Contained within the artifact:
- Our tool Caesar, which parses HeyVL programs and tries to verify them. Caesar constitutes our main implementation contribution and is the focus of this artifact.
- A script to reproduce our benchmarks (Table 2).
- We also include our prototypical tool pgcl2heyvl, which takes pGCL programs with annotations and produces a HeyVL file that encodes the required proof obligations.
- Our full source code is contained within the artifact as well.
Contents
- Getting Started
- Piece by Piece: How Our Artifact Supports the Paper's Claims
- Running Our Benchmarks
- The Caesar Tool and Its Source Code
- pgcl2heyvl: Generating HeyVL Files From pGCL
- A Guide to Custom Examples
- Appendix: Accepted pGCL Syntax by the pglc2heyvl Tool
1. Getting Started
Requirements.
- We use Docker, and provide images for both x86 and ARM architectures.
- 16 GB of RAM, enough disk space for the artifact.
- Our benchmark set should terminate in under 10 minutes.
- Note: We provide an x86 Docker image. On ARM machines, Docker will run it in a virtual machine and will print a warning. In these setups, we have observed a slowdown of about 10x.
Downloading the artifact.
Either download from Zenodo and then run docker image load -i caesar.tar.gz
.
Alternatively, via Github packages:
docker pull ghcr.io/philipp15b/caesar:oopsla23-aec --platform linux/amd64
Entering the artifact environment.
Simply run the caesar
image with Docker.
This will open a bash
shell in the /root/caesar
directory with the caesar
and pgcl2heyvl
commands available.
docker run -it ghcr.io/philipp15b/caesar:oopsla23-aec
The image is based on on Debian Bullseye (slim), so the apt
package manager is available.
The editors vim
and nano
are installed already.
Running the benchmarks.

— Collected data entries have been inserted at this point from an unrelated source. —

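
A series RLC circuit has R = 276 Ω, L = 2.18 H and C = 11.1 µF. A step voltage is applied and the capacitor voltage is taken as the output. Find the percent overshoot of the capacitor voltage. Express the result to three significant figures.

%OS ≈ 35.7%

For a series RLC circuit (capacitor voltage as output), ω_n = 1/√(LC) = 1/√(2.18 H · 11.1 µF) = 203 rad/s.
ζ = (R/2)·√(C/L) = (276/2)·√(11.1 µF/2.18 H) = 0.311.
%OS = 100·exp(−πζ/√(1−ζ²)) = 35.7%.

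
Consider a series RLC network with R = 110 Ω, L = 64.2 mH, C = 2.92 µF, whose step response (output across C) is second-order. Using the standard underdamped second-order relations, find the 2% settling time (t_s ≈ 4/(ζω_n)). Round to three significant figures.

For a series RLC circuit (capacitor voltage as output), ω_n = 1/√(LC) = 1/√(64.2 mH · 2.92 µF) = 2310 rad/s.
ζ = (R/2)·√(C/L) = (110/2)·√(2.92 µF/64.2 mH) = 0.371.
t_s ≈ 4/(ζω_n) = 0.00467 s.

t_s ≈ 0.00467 s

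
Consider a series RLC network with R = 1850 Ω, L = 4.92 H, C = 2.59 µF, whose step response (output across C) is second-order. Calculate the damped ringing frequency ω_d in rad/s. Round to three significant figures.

For a series RLC circuit (capacitor voltage as output), ω_n = 1/√(LC) = 1/√(4.92 H · 2.59 µF) = 280 rad/s.
ζ = (R/2)·√(C/L) = (1850/2)·√(2.59 µF/4.92 H) = 0.671.
ω_d = 280·√(1 − 0.671²) = 208 rad/s.

ω_d ≈ 208 rad/s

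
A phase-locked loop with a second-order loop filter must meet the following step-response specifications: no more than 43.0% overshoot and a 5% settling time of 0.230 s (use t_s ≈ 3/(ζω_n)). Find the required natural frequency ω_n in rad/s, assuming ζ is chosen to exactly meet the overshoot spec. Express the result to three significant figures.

ω_n ≈ 50.3 rad/s

ζ = −ln(OS)/√(π² + (ln OS)²). With OS = 0.430, ln OS = −0.8440 and ζ = 0.8440/3.253 = 0.259.
From t_s ≈ 3/(ζω_n): ω_n = 3/(ζ·t_s) = 3/(0.259·0.230) = 50.3 rad/s.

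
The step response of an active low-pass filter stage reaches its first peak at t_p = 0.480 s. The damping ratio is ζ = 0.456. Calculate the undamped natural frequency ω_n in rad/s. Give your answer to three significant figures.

ω_n ≈ 7.35 rad/s

Peak time t_p = π/ω_d, so ω_d = π/t_p = π/0.480 = 6.54 rad/s.
ω_n = ω_d/√(1−ζ²) = 6.54/√0.792 = 7.35 rad/s.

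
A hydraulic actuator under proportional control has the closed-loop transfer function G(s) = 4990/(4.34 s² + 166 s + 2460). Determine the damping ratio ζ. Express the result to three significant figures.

Dividing through by 4.34: denominator becomes s² + 38.25 s + 566.8.
So ω_n = √566.8 = 23.8 rad/s and ζ = 38.25/(2·23.8) = 0.803.

ζ ≈ 0.803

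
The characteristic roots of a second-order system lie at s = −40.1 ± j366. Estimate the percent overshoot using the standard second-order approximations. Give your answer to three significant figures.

With σ = 40.1, ω_d = 366: ω_n = √(σ²+ω_d²) = 368 rad/s, ζ = σ/ω_n = 0.109.
%OS = 100 e^{−πζ/√(1−ζ²)} with ζ = 0.109 gives 70.9%.

%OS ≈ 70.9%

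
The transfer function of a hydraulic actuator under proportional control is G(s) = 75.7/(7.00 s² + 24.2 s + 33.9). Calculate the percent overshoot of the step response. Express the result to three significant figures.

Dividing through by 7.00: denominator becomes s² + 3.457 s + 4.843.
So ω_n = √4.843 = 2.20 rad/s and ζ = 3.457/(2·2.20) = 0.785.
%OS = 100·exp(−πζ/√(1−ζ²)) = 1.86%.

%OS ≈ 1.86%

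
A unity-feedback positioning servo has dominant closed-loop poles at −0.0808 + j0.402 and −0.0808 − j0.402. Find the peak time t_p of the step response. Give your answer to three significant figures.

t_p = π/ω_d with ω_d = 0.402 (the imaginary part), so t_p = 7.81 s.

t_p ≈ 7.81 s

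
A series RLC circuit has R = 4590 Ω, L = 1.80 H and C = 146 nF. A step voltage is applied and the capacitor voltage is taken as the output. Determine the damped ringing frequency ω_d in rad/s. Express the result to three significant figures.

For a series RLC circuit (capacitor voltage as output), ω_n = 1/√(LC) = 1/√(1.80 H · 146 nF) = 1950 rad/s.
ζ = (R/2)·√(C/L) = (4590/2)·√(146 nF/1.80 H) = 0.654.
ω_d = 1950·√(1 − 0.654²) = 1480 rad/s.

ω_d ≈ 1480 rad/s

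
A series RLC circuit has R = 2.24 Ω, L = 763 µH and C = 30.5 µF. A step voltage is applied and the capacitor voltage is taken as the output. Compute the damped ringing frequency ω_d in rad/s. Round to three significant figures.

For a series RLC circuit (capacitor voltage as output), ω_n = 1/√(LC) = 1/√(763 µH · 30.5 µF) = 6560 rad/s.
ζ = (R/2)·√(C/L) = (2.24/2)·√(30.5 µF/763 µH) = 0.224.
ω_d = 6560·√(1 − 0.224²) = 6390 rad/s.

ω_d ≈ 6390 rad/s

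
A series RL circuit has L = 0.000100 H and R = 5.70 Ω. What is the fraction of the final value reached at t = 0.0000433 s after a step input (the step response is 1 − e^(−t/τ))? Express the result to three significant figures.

y/y_∞ ≈ 0.915

τ = L/R = 0.000100/5.70 = 0.0000175 s.
y(t)/y_∞ = 1 − e^(−t/τ) = 1 − e^(−0.0000433/0.0000175) = 1 − e^(−2.47) = 0.915.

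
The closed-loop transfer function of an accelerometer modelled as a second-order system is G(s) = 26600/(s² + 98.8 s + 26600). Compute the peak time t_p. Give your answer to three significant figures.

t_p ≈ 0.0202 s

Comparing the denominator to s² + 2ζω_n s + ω_n²: ω_n = √26600 = 163 rad/s, and 2ζω_n = 98.8 so ζ = 98.8/(2·163) = 0.303.
ω_d = 163·√(1 − 0.303²) = 155 rad/s. Then t_p = π/ω_d = 0.0202 s.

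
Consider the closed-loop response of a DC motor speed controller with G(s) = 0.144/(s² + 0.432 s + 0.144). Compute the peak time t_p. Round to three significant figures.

t_p ≈ 10.1 s

Matching coefficients with s² + 2ζω_n s + ω_n² gives ω_n² = 0.144 ⇒ ω_n = 0.379 rad/s, and ζ = 0.432/(2ω_n) = 0.569.
The damped frequency ω_d = ω_n√(1−ζ²) = 0.312 rad/s. Then t_p = π/ω_d = 10.1 s.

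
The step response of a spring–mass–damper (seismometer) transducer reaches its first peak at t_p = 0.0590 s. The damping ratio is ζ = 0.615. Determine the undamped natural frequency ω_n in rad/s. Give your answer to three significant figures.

ω_n ≈ 67.5 rad/s

Peak time t_p = π/ω_d, so ω_d = π/t_p = π/0.0590 = 53.2 rad/s.
ω_n = ω_d/√(1−ζ²) = 53.2/√0.622 = 67.5 rad/s.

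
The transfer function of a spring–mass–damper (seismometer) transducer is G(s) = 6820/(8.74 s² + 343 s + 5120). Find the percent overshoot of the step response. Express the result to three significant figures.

Dividing through by 8.74: denominator becomes s² + 39.24 s + 585.8.
So ω_n = √585.8 = 24.2 rad/s and ζ = 39.24/(2·24.2) = 0.811.
Overshoot: exp(−π·0.811/√(1−0.811²)) = 0.0129, i.e. 1.29%.

%OS ≈ 1.29%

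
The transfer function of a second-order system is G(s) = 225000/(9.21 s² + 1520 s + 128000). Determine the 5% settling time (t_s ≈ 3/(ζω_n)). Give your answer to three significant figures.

t_s ≈ 0.0364 s

Dividing through by 9.21: denominator becomes s² + 165.0 s + 13900.
So ω_n = √13900 = 118 rad/s and ζ = 165.0/(2·118) = 0.700.
t_s ≈ 3/(ζω_n) = 0.0364 s.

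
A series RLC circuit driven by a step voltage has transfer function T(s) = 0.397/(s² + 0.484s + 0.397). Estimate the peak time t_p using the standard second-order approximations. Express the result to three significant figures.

ω_n = √0.397 = 0.630 rad/s; ζ = 0.484/(2·0.630) = 0.384.
The damped frequency ω_d = ω_n√(1−ζ²) = 0.582 rad/s. Then t_p = π/ω_d = 5.40 s.

t_p ≈ 5.40 s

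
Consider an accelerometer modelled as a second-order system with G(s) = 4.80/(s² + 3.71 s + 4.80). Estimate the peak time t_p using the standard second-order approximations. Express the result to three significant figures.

t_p ≈ 2.69 s

Matching coefficients with s² + 2ζω_n s + ω_n² gives ω_n² = 4.80 ⇒ ω_n = 2.19 rad/s, and ζ = 3.71/(2ω_n) = 0.847.
ω_d = ω_n√(1−ζ²) = 1.17 rad/s. Then t_p = π/ω_d = 2.69 s.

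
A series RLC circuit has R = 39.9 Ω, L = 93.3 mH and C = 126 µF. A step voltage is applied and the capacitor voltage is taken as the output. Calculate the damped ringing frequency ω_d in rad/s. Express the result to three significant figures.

For a series RLC circuit (capacitor voltage as output), ω_n = 1/√(LC) = 1/√(93.3 mH · 126 µF) = 292 rad/s.
ζ = (R/2)·√(C/L) = (39.9/2)·√(126 µF/93.3 mH) = 0.733.
ω_d = 292·√(1 − 0.733²) = 198 rad/s.

ω_d ≈ 198 rad/s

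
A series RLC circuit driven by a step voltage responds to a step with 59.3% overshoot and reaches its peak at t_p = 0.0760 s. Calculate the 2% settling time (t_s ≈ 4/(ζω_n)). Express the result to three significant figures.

ζ from %OS: ζ = |ln 0.593|/√(π²+ln²0.593) = 0.164.
From t_p = π/ω_d, ω_d = π/0.0760 = 41.3 rad/s, so ω_n = ω_d/√(1−ζ²) = 41.9 rad/s.
t_s ≈ 4/(ζω_n) = 4/(0.164·41.9) = 0.582 s.

t_s ≈ 0.582 s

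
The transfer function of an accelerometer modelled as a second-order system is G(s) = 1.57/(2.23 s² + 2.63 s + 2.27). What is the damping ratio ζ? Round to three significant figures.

ζ ≈ 0.584

Dividing through by 2.23: denominator becomes s² + 1.179 s + 1.018.
So ω_n = √1.018 = 1.01 rad/s and ζ = 1.179/(2·1.01) = 0.584.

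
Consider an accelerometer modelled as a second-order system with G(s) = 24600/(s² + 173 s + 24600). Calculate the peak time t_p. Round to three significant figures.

ω_n = √24600 = 157 rad/s; ζ = 173/(2·157) = 0.552.
ω_d = ω_n√(1−ζ²) = 131 rad/s. Then t_p = π/ω_d = 0.0240 s.

t_p ≈ 0.0240 s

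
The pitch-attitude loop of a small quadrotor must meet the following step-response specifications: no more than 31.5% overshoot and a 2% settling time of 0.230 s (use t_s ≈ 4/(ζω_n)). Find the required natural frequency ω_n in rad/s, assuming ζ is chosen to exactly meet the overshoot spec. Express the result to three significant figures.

ω_n ≈ 50.4 rad/s

From %OS = 100·exp(−πζ/√(1−ζ²)), invert to get ζ = −ln(OS)/√(π² + ln²(OS)) with OS = 0.315.
−ln 0.315 = 1.155, so ζ = 1.155/√(π² + 1.334) = 0.345.
Then ω_n = 4/(ζ t_s) = 4/(0.345 × 0.230) = 50.4 rad/s.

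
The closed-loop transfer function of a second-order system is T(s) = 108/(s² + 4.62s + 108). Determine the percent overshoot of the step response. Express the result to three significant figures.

%OS ≈ 48.9%

ω_n = √108 = 10.4 rad/s; ζ = 4.62/(2·10.4) = 0.222.
%OS = 100·exp(−πζ/√(1−ζ²)) = 48.9%.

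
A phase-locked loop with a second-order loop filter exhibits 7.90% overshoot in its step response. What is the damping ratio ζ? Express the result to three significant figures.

From %OS = 100·exp(−πζ/√(1−ζ²)), invert to get ζ = −ln(OS)/√(π² + ln²(OS)) with OS = 0.0790.
−ln 0.0790 = 2.538, so ζ = 2.538/√(π² + 6.443) = 0.628.

ζ ≈ 0.628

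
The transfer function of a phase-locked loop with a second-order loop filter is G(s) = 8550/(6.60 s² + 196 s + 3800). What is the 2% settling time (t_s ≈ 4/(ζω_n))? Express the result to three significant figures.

t_s ≈ 0.269 s

Dividing through by 6.60: denominator becomes s² + 29.70 s + 575.8.
So ω_n = √575.8 = 24.0 rad/s and ζ = 29.70/(2·24.0) = 0.619.
t_s ≈ 4/(ζω_n) = 0.269 s.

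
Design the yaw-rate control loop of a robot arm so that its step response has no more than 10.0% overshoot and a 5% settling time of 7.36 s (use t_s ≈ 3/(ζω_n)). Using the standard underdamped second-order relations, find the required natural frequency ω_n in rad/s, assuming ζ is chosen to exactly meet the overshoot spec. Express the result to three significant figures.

ω_n ≈ 0.690 rad/s

ζ = −ln(OS)/√(π² + (ln OS)²). With OS = 0.100, ln OS = −2.303 and ζ = 2.303/3.895 = 0.591.
Then ω_n = 3/(ζ t_s) = 3/(0.591 × 7.36) = 0.690 rad/s.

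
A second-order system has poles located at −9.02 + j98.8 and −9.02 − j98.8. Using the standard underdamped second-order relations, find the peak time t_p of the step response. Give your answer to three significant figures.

t_p = π/ω_d with ω_d = 98.8 (the imaginary part), so t_p = 0.0318 s.

t_p ≈ 0.0318 s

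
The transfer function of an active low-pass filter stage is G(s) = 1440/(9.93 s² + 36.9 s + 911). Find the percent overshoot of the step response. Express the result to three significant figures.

Dividing through by 9.93: denominator becomes s² + 3.716 s + 91.74.
So ω_n = √91.74 = 9.58 rad/s and ζ = 3.716/(2·9.58) = 0.194.
%OS = 100 e^{−πζ/√(1−ζ²)} with ζ = 0.194 gives 53.7%.

%OS ≈ 53.7%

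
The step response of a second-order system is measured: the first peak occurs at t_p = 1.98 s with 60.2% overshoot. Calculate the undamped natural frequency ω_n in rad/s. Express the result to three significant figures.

From the overshoot, ζ = −ln(OS)/√(π²+ln²(OS)) = 0.159.
t_p = π/ω_d ⇒ ω_d = 1.59 rad/s; then ω_n = ω_d/√(1−ζ²) = 1.61 rad/s.

ω_n ≈ 1.61 rad/s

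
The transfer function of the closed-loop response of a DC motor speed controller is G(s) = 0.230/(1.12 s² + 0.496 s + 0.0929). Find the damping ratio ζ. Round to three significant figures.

Dividing through by 1.12: denominator becomes s² + 0.4429 s + 0.08295.
So ω_n = √0.08295 = 0.288 rad/s and ζ = 0.4429/(2·0.288) = 0.769.

ζ ≈ 0.769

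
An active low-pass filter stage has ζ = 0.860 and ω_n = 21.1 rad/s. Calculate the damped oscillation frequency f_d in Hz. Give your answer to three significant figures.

ω_d = ω_n√(1−ζ²) = 21.1·√0.260 = 10.8 rad/s.
f_d = ω_d/(2π) = 1.71 Hz.

f_d ≈ 1.71 Hz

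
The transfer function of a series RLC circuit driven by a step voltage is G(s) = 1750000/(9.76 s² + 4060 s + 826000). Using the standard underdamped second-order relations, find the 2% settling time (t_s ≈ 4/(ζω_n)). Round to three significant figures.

Dividing through by 9.76: denominator becomes s² + 416.0 s + 84630.
So ω_n = √84630 = 291 rad/s and ζ = 416.0/(2·291) = 0.715.
t_s ≈ 4/(ζω_n) = 0.0192 s.

t_s ≈ 0.0192 s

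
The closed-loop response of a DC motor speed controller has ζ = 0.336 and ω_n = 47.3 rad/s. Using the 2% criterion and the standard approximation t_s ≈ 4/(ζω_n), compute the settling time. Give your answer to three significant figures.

t_s ≈ 0.252 s

t_s ≈ 4/(ζω_n) = 4/(0.336 × 47.3) = 0.252 s.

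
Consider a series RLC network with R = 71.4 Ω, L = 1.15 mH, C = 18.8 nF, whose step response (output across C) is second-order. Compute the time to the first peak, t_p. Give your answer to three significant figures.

For a series RLC circuit (capacitor voltage as output), ω_n = 1/√(LC) = 1/√(1.15 mH · 18.8 nF) = 215000 rad/s.
ζ = (R/2)·√(C/L) = (71.4/2)·√(18.8 nF/1.15 mH) = 0.144.
ω_d = 215000·√(1 − 0.144²) = 213000 rad/s. t_p = π/ω_d = 0.0000148 s.

t_p ≈ 0.0000148 s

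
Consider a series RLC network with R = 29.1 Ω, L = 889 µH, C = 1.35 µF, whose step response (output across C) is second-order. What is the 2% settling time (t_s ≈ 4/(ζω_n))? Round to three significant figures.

For a series RLC circuit (capacitor voltage as output), ω_n = 1/√(LC) = 1/√(889 µH · 1.35 µF) = 28900 rad/s.
ζ = (R/2)·√(C/L) = (29.1/2)·√(1.35 µF/889 µH) = 0.567.
t_s ≈ 4/(ζω_n) = 0.000244 s.

t_s ≈ 0.000244 s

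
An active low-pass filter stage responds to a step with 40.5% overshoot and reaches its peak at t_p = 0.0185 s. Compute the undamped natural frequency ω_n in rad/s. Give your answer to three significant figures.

The overshoot fixes ζ = −ln(OS)/√(π²+ln²(OS)) = 0.276.
t_p = π/ω_d ⇒ ω_d = 170 rad/s; then ω_n = ω_d/√(1−ζ²) = 177 rad/s.

ω_n ≈ 177 rad/s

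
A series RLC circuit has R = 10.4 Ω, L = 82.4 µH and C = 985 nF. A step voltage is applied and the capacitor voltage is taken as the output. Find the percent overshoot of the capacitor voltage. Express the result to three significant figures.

For a series RLC circuit (capacitor voltage as output), ω_n = 1/√(LC) = 1/√(82.4 µH · 985 nF) = 111000 rad/s.
ζ = (R/2)·√(C/L) = (10.4/2)·√(985 nF/82.4 µH) = 0.569.
Overshoot: exp(−π·0.569/√(1−0.569²)) = 0.114, i.e. 11.4%.

%OS ≈ 11.4%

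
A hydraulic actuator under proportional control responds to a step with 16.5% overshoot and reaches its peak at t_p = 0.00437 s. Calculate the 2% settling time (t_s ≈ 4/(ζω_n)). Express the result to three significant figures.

t_s ≈ 0.00970 s

ζ from %OS: ζ = |ln 0.165|/√(π²+ln²0.165) = 0.498.
From t_p = π/ω_d, ω_d = π/0.00437 = 719 rad/s, so ω_n = ω_d/√(1−ζ²) = 829 rad/s.
t_s ≈ 4/(ζω_n) = 4/(0.498·829) = 0.00970 s.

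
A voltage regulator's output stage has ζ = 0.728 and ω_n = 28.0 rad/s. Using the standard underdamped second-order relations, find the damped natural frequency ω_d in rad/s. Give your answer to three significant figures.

ω_d = ω_n√(1−ζ²) = 28.0·√0.470 = 19.2 rad/s.

ω_d ≈ 19.2 rad/s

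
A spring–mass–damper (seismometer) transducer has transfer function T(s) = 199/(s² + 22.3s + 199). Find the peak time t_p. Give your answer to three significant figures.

ω_n = √199 = 14.1 rad/s; ζ = 22.3/(2·14.1) = 0.790.
ω_d = 14.1·√(1 − 0.790²) = 8.64 rad/s. Then t_p = π/ω_d = 0.364 s.

t_p ≈ 0.364 s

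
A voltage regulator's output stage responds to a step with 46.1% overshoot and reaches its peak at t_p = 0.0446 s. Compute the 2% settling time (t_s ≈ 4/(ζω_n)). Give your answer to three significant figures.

t_s ≈ 0.230 s

From the overshoot, ζ = −ln(OS)/√(π²+ln²(OS)) = 0.239.
t_p = π/ω_d ⇒ ω_d = 70.4 rad/s; then ω_n = ω_d/√(1−ζ²) = 72.5 rad/s.
t_s ≈ 4/(ζω_n) = 4/(0.239·72.5) = 0.230 s.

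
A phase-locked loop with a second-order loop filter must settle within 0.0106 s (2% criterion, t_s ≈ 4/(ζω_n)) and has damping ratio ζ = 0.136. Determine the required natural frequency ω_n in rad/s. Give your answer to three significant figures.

ω_n ≈ 2770 rad/s

Rearranging t_s ≈ 4/(ζω_n) gives ω_n = 4/(ζ·t_s) = 4/(0.136 × 0.0106) = 2770 rad/s.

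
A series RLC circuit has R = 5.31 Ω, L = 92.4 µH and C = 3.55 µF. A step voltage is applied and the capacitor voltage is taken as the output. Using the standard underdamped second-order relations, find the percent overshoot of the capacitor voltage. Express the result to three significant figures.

%OS ≈ 14.7%

For a series RLC circuit (capacitor voltage as output), ω_n = 1/√(LC) = 1/√(92.4 µH · 3.55 µF) = 55200 rad/s.
ζ = (R/2)·√(C/L) = (5.31/2)·√(3.55 µF/92.4 µH) = 0.520.
%OS = 100 e^{−πζ/√(1−ζ²)} with ζ = 0.520 gives 14.7%.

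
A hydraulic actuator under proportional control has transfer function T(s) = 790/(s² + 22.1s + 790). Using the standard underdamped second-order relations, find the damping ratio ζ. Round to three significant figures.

ω_n = √790 = 28.1 rad/s; ζ = 22.1/(2·28.1) = 0.393.

ζ ≈ 0.393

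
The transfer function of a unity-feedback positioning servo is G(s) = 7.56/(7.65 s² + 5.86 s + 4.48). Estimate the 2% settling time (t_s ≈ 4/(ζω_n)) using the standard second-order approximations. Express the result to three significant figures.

Dividing through by 7.65: denominator becomes s² + 0.7660 s + 0.5856.
So ω_n = √0.5856 = 0.765 rad/s and ζ = 0.7660/(2·0.765) = 0.500.
t_s ≈ 4/(ζω_n) = 10.4 s.

t_s ≈ 10.4 s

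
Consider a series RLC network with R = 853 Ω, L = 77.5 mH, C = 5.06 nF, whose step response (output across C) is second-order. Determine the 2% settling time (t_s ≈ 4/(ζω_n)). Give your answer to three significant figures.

For a series RLC circuit (capacitor voltage as output), ω_n = 1/√(LC) = 1/√(77.5 mH · 5.06 nF) = 50500 rad/s.
ζ = (R/2)·√(C/L) = (853/2)·√(5.06 nF/77.5 mH) = 0.109.
t_s ≈ 4/(ζω_n) = 0.000727 s.

t_s ≈ 0.000727 s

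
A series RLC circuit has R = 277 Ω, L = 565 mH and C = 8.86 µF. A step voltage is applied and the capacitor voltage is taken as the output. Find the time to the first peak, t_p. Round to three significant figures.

t_p ≈ 0.00841 s

For a series RLC circuit (capacitor voltage as output), ω_n = 1/√(LC) = 1/√(565 mH · 8.86 µF) = 447 rad/s.
ζ = (R/2)·√(C/L) = (277/2)·√(8.86 µF/565 mH) = 0.548.
ω_d = ω_n√(1−ζ²) = 374 rad/s. t_p = π/ω_d = 0.00841 s.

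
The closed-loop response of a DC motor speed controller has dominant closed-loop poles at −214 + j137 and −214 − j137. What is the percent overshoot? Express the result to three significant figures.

%OS ≈ 0.739%

With σ = 214, ω_d = 137: ω_n = √(σ²+ω_d²) = 254 rad/s, ζ = σ/ω_n = 0.842.
Overshoot: exp(−π·0.842/√(1−0.842²)) = 0.00739, i.e. 0.739%.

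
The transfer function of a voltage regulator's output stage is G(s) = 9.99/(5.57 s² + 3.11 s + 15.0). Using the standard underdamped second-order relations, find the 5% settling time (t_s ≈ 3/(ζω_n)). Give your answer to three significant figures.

Dividing through by 5.57: denominator becomes s² + 0.5583 s + 2.693.
So ω_n = √2.693 = 1.64 rad/s and ζ = 0.5583/(2·1.64) = 0.170.
t_s ≈ 3/(ζω_n) = 10.7 s.

t_s ≈ 10.7 s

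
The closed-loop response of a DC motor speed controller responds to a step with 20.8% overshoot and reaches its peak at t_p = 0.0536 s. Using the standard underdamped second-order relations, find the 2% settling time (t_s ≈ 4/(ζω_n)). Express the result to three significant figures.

The overshoot fixes ζ = −ln(OS)/√(π²+ln²(OS)) = 0.447.
t_p = π/ω_d ⇒ ω_d = 58.6 rad/s; then ω_n = ω_d/√(1−ζ²) = 65.5 rad/s.
t_s ≈ 4/(ζω_n) = 4/(0.447·65.5) = 0.137 s.

t_s ≈ 0.137 s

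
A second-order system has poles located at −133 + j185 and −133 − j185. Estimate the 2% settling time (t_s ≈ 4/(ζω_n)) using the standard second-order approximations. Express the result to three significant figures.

t_s ≈ 0.0301 s

For poles at −σ ± jω_d, ζω_n = σ = 133, so t_s ≈ 4/σ = 0.0301 s.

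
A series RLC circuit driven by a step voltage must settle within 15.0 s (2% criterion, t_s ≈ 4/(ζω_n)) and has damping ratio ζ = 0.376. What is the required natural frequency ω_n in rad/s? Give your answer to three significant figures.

ω_n ≈ 0.709 rad/s

Rearranging t_s ≈ 4/(ζω_n) gives ω_n = 4/(ζ·t_s) = 4/(0.376 × 15.0) = 0.709 rad/s.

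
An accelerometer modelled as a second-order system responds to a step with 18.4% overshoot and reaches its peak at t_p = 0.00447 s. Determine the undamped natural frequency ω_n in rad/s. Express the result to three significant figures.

ω_n ≈ 798 rad/s

ζ from %OS: ζ = |ln 0.184|/√(π²+ln²0.184) = 0.474.
t_p = π/ω_d ⇒ ω_d = 703 rad/s; then ω_n = ω_d/√(1−ζ²) = 798 rad/s.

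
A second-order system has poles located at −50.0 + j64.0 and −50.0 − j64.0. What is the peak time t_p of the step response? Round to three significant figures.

t_p ≈ 0.0491 s

t_p = π/ω_d with ω_d = 64.0 (the imaginary part), so t_p = 0.0491 s.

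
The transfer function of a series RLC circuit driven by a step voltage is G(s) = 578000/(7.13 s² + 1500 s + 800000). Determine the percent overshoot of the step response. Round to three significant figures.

Dividing through by 7.13: denominator becomes s² + 210.4 s + 112200.
So ω_n = √112200 = 335 rad/s and ζ = 210.4/(2·335) = 0.314.
%OS = 100 e^{−πζ/√(1−ζ²)} with ζ = 0.314 gives 35.4%.

%OS ≈ 35.4%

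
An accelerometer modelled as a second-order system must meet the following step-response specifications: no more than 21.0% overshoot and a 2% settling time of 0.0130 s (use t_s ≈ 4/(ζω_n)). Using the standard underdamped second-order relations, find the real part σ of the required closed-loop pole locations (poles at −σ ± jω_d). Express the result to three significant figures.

σ ≈ 308

The settling-time spec alone fixes σ = ζω_n = 4/t_s = 4/0.0130 = 308.
(Overshoot then fixes ζ = 0.445 and hence ω_d = σ·√(1−ζ²)/ζ = 619 rad/s.)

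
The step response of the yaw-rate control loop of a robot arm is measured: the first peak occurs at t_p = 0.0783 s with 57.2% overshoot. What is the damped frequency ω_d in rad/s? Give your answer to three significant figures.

t_p = π/ω_d, so ω_d = π/0.0783 = 40.1 rad/s.

ω_d ≈ 40.1 rad/s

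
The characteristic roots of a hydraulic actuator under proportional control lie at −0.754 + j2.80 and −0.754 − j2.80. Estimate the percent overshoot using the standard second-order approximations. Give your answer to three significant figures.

With σ = 0.754, ω_d = 2.80: ω_n = √(σ²+ω_d²) = 2.90 rad/s, ζ = σ/ω_n = 0.260.
Overshoot: exp(−π·0.260/√(1−0.260²)) = 0.429, i.e. 42.9%.

%OS ≈ 42.9%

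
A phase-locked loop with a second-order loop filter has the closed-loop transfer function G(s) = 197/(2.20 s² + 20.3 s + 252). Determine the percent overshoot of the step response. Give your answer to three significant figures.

%OS ≈ 22.3%

Dividing through by 2.20: denominator becomes s² + 9.227 s + 114.5.
So ω_n = √114.5 = 10.7 rad/s and ζ = 9.227/(2·10.7) = 0.431.
%OS = 100 e^{−πζ/√(1−ζ²)} with ζ = 0.431 gives 22.3%.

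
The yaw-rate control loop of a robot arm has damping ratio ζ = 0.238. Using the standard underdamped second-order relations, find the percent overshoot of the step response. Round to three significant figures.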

To reproduce our benchmarks (Table 2), execute
fish run-benchmarks.fish
The script will run the list of benchmarks specified in benchmarks.txt
in sequence (usually in < 10min).
After completion, the results will be printed as an ASCII table to the terminal as well to the CSV file benchmark-results.csv
.
Documentation.
- We provide more detailed usage and syntax instructions in our documentation. It is available online and the source code can be found in
docs/src
(Markdown files). - Caesar has Rustdoc documentation, but we do not include the generated files or the Rust compiler in this artifact.
2. Piece by Piece: How Our Artifact Supports the Paper's Claims
Section 5.2 of our paper states our key claims with respect to this artifact.
In this document,
- Section 2.1. explains how to run our benchmarks (Table 2).
- Section 2.3. explains how to automatically generate HeyVL files using our prototypical frontend pgcl2heyvl.
2.1. Running Our Benchmarks
To reproduce our benchmarks (Table 2), execute
fish run-benchmarks.fish
The script will run the list of benchmarks specified in benchmarks.txt
in sequence.
After completion (usually in < 10min), the results will be printed as an ASCII table to the terminal as well to the CSV file benchmark-results.csv
.
Note: To allow reproducing results on slower machines and virtualized environments, we increased the timeout for each benchmark from 10s to 60s.